I started to go back 10 years at a time in the national census to trace my great grandmother’s life. I got back as far as 1920, but couldn’t find her in 1910. I knew she was there somewhere. I became obsessed and started looking block by block in the south side neighborhood I thought she might have lived in.

Finally, there was her name. I was surprised to find her living with her married sister in April of 1910. She should have been living with her husband because she was pregnant with my grandmother. Oh! It finally dawned on me that she was pregnant and unmarried that day when the census taker came to call. Now I had a picture of the young woman I had known so well when she was old. Had she been nauseous with morning sickness that day? Did anyone else know? Her sister? Did my great grandfather know yet? I pictured her scared and excited, listening to her sister give the census information and trying not to panic at what the next year would bring.

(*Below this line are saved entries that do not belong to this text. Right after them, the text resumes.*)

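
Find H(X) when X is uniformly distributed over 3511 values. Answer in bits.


H = log2(n) = log2(3511) = 11.7777

11.7777 bits


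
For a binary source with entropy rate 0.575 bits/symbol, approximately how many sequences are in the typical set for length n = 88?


log2|A_typical| = nH = 88 * 0.575 = 50.6, so |A_typical| ~ 2^50.6 = 1.707e+15

1.707e+15


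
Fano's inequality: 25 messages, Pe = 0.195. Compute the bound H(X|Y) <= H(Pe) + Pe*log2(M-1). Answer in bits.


H(Pe) = -Pe*log2(Pe) - (1-Pe)*log2(1-Pe) = -0.195*log2(0.195) - 0.805*log2(0.805) = 0.459899 + 0.251916 = 0.7118. Pe*log2(M-1) = 0.195*log2(24) = 0.894068. Bound = H(Pe) + Pe*log2(M-1) = 0.459899 + 0.251916 + 0.894068 = 1.6059

1.6059 bits


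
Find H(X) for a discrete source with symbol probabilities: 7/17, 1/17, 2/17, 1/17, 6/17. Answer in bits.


H = -sum(p_i * log2(p_i)). Terms: -(7/17)*log2(7/17) = 0.527103; -(1/17)*log2(1/17) = 0.240439; -(2/17)*log2(2/17) = 0.363231; -(1/17)*log2(1/17) = 0.240439; -(6/17)*log2(6/17) = 0.530294. H = 0.527103 + 0.240439 + 0.363231 + 0.240439 + 0.530294 = 1.9015

1.9015 bits


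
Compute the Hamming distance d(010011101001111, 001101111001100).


Count differing positions: . ^ ^ ^ ^ . . ^ . . . . . ^ ^ = 7 differences

7


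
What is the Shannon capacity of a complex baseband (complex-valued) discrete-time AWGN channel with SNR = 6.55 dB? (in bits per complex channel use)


SNR_linear = 10^(6.55/10) = 4.5186; C = log2(1 + SNR_linear) = log2(1 + 4.5186) = 2.4643

2.4643 bits/channel use


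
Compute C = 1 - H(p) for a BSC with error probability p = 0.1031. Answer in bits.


H(p) = -p*log2(p) - (1-p)*log2(1-p) = -0.1031*log2(0.1031) - 0.8969*log2(0.8969) = 0.337950 + 0.140796 = 0.4787. C = 1 - H(p) = 1 - 0.4787 = 0.5213

0.5213 bits


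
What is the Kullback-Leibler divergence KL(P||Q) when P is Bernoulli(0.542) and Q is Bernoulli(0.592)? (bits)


KL = p*log2(p/q) + (1-p)*log2((1-p)/(1-q)) = 0.542*log2(0.542/0.592) + 0.458*log2(0.458/0.408) = 0.0074

0.0074 bits


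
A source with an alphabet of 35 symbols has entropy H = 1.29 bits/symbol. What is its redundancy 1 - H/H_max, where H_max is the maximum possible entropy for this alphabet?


H_max = log2(K) = log2(35) = 5.1293 bits/symbol. Redundancy = 1 - H/H_max = 1 - 1.29/5.1293 = 1 - 0.2515 = 0.7485

0.7485


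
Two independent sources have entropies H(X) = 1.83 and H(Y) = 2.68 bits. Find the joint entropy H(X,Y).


For independent variables, H(X,Y) = H(X) + H(Y) = 1.83 + 2.68 = 4.51

4.51 bits


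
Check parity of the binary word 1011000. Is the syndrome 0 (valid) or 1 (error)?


Syndrome = XOR of all bits = 1 XOR 0 XOR 1 XOR 1 XOR 0 XOR 0 XOR 0 = 1

1


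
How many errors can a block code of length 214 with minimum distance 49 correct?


Correction capability = floor((d-1)/2) = floor((49-1)/2) = 24

24 errors


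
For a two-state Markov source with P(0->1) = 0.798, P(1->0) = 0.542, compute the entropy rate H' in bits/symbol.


Stationary distribution: pi_0 = p10/(p01+p10) = 0.4045, pi_1 = 0.5955. Entropy rate H' = pi_0*H(p01) + pi_1*H(p10) = 0.4045*0.7259 + 0.5955*0.9949 = 0.8861

0.8861 bits/symbol


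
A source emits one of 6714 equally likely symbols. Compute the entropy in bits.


H = log2(n) = log2(6714) = 12.713

12.713 bits


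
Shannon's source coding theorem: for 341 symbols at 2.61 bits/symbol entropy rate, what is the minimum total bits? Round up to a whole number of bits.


Minimum bits >= n * H = 341 * 2.61 = 890.01, rounded up to a whole number of bits = 891

891 bits


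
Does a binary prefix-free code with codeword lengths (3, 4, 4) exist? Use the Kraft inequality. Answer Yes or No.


Kraft sum = sum(2^(-l_i)) = 0.25, need <= 1. Result: satisfied (a binary prefix-free code with these lengths exists)

Yes


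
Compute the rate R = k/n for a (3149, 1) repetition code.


Rate = k/n = 1/3149

1/3149


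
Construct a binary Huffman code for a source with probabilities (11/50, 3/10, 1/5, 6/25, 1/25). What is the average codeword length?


Huffman construction (repeatedly merge the two least-probable nodes; each merge adds 1 bit to every symbol beneath it): 1/25 + 1/5 = 6/25; 11/50 + 6/25 = 23/50; 6/25 + 3/10 = 27/50; 23/50 + 27/50 = 1. Resulting codeword lengths (in the order the probabilities were given): (2, 2, 3, 2, 3). L_avg = sum(p_i * l_i) = 11/50*2 + 3/10*2 + 1/5*3 + 6/25*2 + 1/25*3 = 56/25 = 2.24

2.24 bits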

My eyes drifted up one line on the census sheet. The next-door neighbors. Wait, that was another sister and her family. I’d given them up for lost because I couldn’t find them, and I’d spelled their name everyway I could think of. But here they were – a huge family living just next door. I felt like they had all just looked up and started waving at me – “You found us! Hello!”

So, I look at my great grandmother, 20 in 1910, single and pregnant, living with her sister, parents long dead, soon to be married to my great grandfather. They would divorce after just a few years. She would live to be old and tell me wonderful stories, watch my sister get married and hold her first great great grandchild. She would watch the world change from horse and buggy to man on the moon.

But on that day she only knew that the census taker had come and taken her name. And that she was pregnant. I know how her story ended – it ended with me, my brothers, sisters, cousins and our children. Now I could see how it began.

I swear for a moment she sees me. I’m a daydream she has that day about her future and for a moment we catch sight of each other – she looking forward, me looking back. Then the census taker gets up to leave, they close the door and she’s gone.